Rarely have I seen a film go through the motions with such poise. Characters are as flat as cardboard, straight out of Hollywood history, but their lines are carefully balanced between sincere and arch, and are delivered with sharp timing. Not once did I wince, and I laughed quite a lot. Tommy Lee Jones seemed to be having a blast handing out deadpan putdowns to all and sundry, but he could also eat his words without having his authority undermined. Bucky was super suave as the playboy in the uniform, but his superior / inferior / ultimately loyal relationship with Steve Rodgers was also handled very well. Poor Peggy got stuck with the thankless romantic-interest role, but the film pushed the gushy stuff between the lines, so Hayley Atwell was allowed to be an adult and kick some ass as well as flirt and get jealous. Bit like Thor, tho, that kiss came out of nowhere (and at such a silly moment!). Better to have left it with arranging a date, but I'm guessing the film-makers lost that battle.

But really, Chris Evans carries this one on the back of his giant super-soldier shoulders. You couldn't have just got a smiling tank like Chris Hemsworth to play the role. Even when Cap acquires the bod, the face has to remain humble and honest. As a skinny, delusional glory-seeker, you still believe Rodgers has that quiet determination and bravery that would make him an inspiration. Chris Evans manages to convey a faith-in-oneself despite the failures and rejections life has brought, a faith born out of a simple but rigorous sense of what's right. When he speaks to Peggy, he is (or very quickly becomes) sure of himself, so you get the feeling that the reason he hasn't got the women before is because they haven't been listening. Bucky does shoot back the suggestion that Rodgers's ambition is fueled by a sense of inadequacy, but again, Evans's performance contradicts that reading. It's more simple than that. Rodgers wants to fight because he's the hero.
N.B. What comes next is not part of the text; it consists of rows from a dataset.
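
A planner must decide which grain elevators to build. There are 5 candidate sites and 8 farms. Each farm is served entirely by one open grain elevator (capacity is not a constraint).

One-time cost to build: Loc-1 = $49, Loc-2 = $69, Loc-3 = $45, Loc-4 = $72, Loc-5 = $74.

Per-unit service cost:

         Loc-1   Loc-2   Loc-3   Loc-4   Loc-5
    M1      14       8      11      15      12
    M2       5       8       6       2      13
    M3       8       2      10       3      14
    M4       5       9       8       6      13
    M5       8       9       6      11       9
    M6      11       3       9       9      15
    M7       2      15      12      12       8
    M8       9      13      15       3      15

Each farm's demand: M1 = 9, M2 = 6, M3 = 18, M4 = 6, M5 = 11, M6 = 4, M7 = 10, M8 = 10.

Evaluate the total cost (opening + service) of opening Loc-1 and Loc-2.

Each farm is assigned to its cheapest site among the open ones.
{Loc-1, Loc-2}: M1→Loc-2 8·9=72, M2→Loc-1 5·6=30, M3→Loc-2 2·18=36, M4→Loc-1 5·6=30, M5→Loc-1 8·11=88, M6→Loc-2 3·4=12, M7→Loc-1 2·10=20, M8→Loc-1 9·10=90. Service 378; fixed 118; total 496.

Total cost: 496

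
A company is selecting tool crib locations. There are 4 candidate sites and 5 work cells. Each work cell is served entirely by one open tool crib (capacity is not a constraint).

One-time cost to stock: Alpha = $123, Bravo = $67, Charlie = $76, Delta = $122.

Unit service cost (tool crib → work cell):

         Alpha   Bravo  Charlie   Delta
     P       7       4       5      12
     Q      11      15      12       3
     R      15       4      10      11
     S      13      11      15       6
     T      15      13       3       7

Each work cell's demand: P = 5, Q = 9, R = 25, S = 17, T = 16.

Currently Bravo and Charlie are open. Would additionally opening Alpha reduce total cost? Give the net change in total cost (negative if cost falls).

Current service cost with {Bravo, Charlie}: 463.
Adding Alpha: each work cell re-picks its cheapest; new service cost 454, saving 9.
Extra fixed cost: 123. Net change = 123 − 9 = 114.
(Totals: 606 → 720.)

No — net change +114 (cost rises by 114).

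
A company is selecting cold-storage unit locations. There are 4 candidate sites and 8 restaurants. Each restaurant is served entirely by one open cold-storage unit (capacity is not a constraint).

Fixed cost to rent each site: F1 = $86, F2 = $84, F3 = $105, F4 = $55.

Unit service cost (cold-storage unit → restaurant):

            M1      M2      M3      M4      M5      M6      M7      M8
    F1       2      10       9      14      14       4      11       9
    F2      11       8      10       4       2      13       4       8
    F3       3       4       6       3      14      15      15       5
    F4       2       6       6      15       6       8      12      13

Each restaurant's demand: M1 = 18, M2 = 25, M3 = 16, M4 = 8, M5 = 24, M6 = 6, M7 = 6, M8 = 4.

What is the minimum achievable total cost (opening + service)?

Minimum total cost: 605

For any fixed open set, each restaurant goes to its cheapest open site; total = fixed + service.
{F2, F4}: M1→F4 2·18=36, M2→F4 6·25=150, M3→F4 6·16=96, M4→F2 4·8=32, M5→F2 2·24=48, M6→F4 8·6=48, M7→F2 4·6=24, M8→F2 8·4=32. Service 466; fixed 139; total 605.
{F2, F3}: M1→F3 3·18=54, M2→F3 4·25=100, M3→F3 6·16=96, M4→F3 3·8=24, M5→F2 2·24=48, M6→F2 13·6=78, M7→F2 4·6=24, M8→F3 5·4=20. Service 444; fixed 189; total 633.
{F2, F3, F4}: M1→F4 2·18=36, M2→F3 4·25=100, M3→F3 6·16=96, M4→F3 3·8=24, M5→F2 2·24=48, M6→F4 8·6=48, M7→F2 4·6=24, M8→F3 5·4=20. Service 396; fixed 244; total 640.
{F1, F2, F3, F4}: service 372 + fixed 330 = 702
(All 15 nonempty subsets were checked; F2 and F4 is lowest.)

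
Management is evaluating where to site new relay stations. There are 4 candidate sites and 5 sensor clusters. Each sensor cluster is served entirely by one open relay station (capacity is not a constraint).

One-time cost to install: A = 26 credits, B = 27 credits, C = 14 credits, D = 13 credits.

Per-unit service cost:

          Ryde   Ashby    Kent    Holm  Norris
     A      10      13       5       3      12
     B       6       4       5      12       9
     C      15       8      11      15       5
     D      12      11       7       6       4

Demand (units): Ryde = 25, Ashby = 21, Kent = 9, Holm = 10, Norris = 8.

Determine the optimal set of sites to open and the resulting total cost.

For any fixed open set, each sensor cluster goes to its cheapest open site; total = fixed + service.
{A, B, D}: Ryde→B 6·25=150, Ashby→B 4·21=84, Kent→A 5·9=45, Holm→A 3·10=30, Norris→D 4·8=32. Service 341; fixed 66; total 407.
{B, D}: service 371 + fixed 40 = 411
{A, B, C}: Ryde→B 6·25=150, Ashby→B 4·21=84, Kent→A 5·9=45, Holm→A 3·10=30, Norris→C 5·8=40. Service 349; fixed 67; total 416.
{A, B, C, D}: Ryde→B 6·25=150, Ashby→B 4·21=84, Kent→A 5·9=45, Holm→A 3·10=30, Norris→D 4·8=32. Service 341; fixed 80; total 421.
No other subset beats 407.

Open A, B and D; minimum total cost 407.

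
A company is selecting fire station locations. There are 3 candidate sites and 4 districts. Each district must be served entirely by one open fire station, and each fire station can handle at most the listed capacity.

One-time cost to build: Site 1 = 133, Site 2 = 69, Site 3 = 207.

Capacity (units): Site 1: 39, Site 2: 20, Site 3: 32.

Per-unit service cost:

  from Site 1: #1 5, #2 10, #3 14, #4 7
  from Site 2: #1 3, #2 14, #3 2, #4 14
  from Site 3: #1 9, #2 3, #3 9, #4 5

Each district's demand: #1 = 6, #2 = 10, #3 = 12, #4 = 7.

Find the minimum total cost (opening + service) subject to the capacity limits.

Minimum total cost: 383

Open {Site 2, Site 3}: #1→Site 2 3·6=18, #2→Site 3 3·10=30, #3→Site 2 2·12=24, #4→Site 3 5·7=35.
Loads: Site 2 carries 18/20, Site 3 carries 17/32. Service 107; fixed 276; total 383.
Next best feasible plan costs 393.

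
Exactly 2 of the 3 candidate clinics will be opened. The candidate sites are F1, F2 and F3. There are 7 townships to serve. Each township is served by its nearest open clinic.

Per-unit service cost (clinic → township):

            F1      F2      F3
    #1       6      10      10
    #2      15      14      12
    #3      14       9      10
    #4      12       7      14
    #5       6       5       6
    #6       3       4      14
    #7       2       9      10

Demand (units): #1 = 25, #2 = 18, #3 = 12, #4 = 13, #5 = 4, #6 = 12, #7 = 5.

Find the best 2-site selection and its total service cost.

Choose F1 and F2; total service cost 667.

With exactly 2 open, each township uses its cheapest among the chosen.
{F1, F2}: #1→F1 6·25=150, #2→F2 14·18=252, #3→F2 9·12=108, #4→F2 7·13=91, #5→F2 5·4=20, #6→F1 3·12=36, #7→F1 2·5=10. Service cost 667.
{F1, F3}: service cost 712
{F2, F3}: service cost 778
Among all 3 size-2 choices, {F1, F2} is lowest.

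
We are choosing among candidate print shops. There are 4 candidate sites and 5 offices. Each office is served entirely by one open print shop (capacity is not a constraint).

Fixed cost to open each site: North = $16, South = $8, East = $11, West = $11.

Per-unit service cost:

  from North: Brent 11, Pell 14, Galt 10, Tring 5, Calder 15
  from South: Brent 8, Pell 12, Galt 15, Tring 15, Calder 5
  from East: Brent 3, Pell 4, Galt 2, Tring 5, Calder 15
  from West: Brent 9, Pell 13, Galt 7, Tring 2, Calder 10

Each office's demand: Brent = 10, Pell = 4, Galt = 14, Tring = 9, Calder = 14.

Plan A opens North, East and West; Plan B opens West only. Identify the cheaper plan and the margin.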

And Hugo Weaving wants to destroy the world because he's the villain ... pretty much. The thematic line being fed is the question of how to deal with power. The Red Skull is an Nietzschean strongman with the will to dominate all weaker forms of life. Hydra is the mindless, numberless force he assembles, and whose existence he defines and directs. On the other side there's Steve Rodgers, an ordinary kid given extraordinary abilities, and grateful for them, and with humility intact. He's been beaten up all his life, and now has the opportunity to fight the bullies back, on a global scale. The people he assembles around him aren't faceless, but diverse, and with personality streaming out of every pore. It's the free world against totalitarian terror. A time when things really were that simple.

But the film is also an extended origin story, because Cap wakes up in a new world where the bullies and the honest jons are much more difficult to tell apart. The opening and concluding scenes undermine the genre stereotypes and period fittings the film riffed on (much better than First Class did, btw), and hopefully set up a more complicated Captain America that we will see in The Avengers next year.